The attitrion of taxonomic expertise

James Lyons-Weiler weiler at ERS.UNR.EDU
Fri Oct 18 08:31:45 CDT 1996

On Fri, 18 Oct 1996, Alan Harvey wrote:

> Maybe it's just me, but favoring partition A over partition B simply
> because you applied a statistical test to A but not B seems to violate the
> most basic premises of statistical testing.  In any case, _my_ point was
> that statistical methods came into being because more direct ways of
> analyzing the results of molecular data sets were unavailable.
> Morphologists seldom use these statistical methods because they prefer the
> direct approach, and because of concerns about the statistics themselves,
> which, for example, seem to address questions that, in practice, are seldom
> relevant to morphological data sets (e.g., "Is there a significant
> phylogenetic signal in this data set?"). In this view, the mere
> availability of Statistics does not automatically confer superiority to one
> kind of data.

I could not agree more about the fallacyof accepting partition A
ober B simply because one has been analyzed; that, in fact, is my
point.  I fail to see, however, why morphology can or should be excused
from statistical tests that are now available.

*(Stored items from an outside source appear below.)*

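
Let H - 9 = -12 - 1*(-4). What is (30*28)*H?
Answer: 840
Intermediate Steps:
H = 1 (H = 9 + (-12 - 1*(-4)) = 9 + (-12 + 4) = 9 - 8 = 1)
(30*28)*H = (30*28)*1 = 840*1 = 840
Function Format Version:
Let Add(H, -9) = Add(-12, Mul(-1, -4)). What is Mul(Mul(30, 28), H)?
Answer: 840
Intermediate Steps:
H = 1 (H = Add(9, Add(-12, Mul(-1, -4))) = Add(9, Add(-12, 4)) = Add(9, -8) = 1)
Mul(Mul(30, 28), H) = Mul(Mul(30, 28), 1) = Mul(840, 1) = 840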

> Circularity arguments are logical landmines. I for one am skeptical of the
> argument that "because you use the characters to build the tree, you can't
> use the tree to study characters." And in any case, I described using the
> tree to identify characters that should be re-evaluated, not to do the
> actual evaluation. There are lots of interesting issues here!

To identify a character state as a synapomorphic because it is not
homoplastic on the tree it helped you choose is entirely circular.  What
the statistical test I described avoids is relying on that circularity.
It does this by measuring a predictable consequence of the presence of
phylogenetic information in a matrix without using trees at all.  It
does all of this with one of the simplest of tests (student's t-test
for two means). This is helpful because cladistic parsimony will give you
a set of optimal trees even for random data, and prevents the application
of spurious, non-informative data.  I hope it's found to be helpful.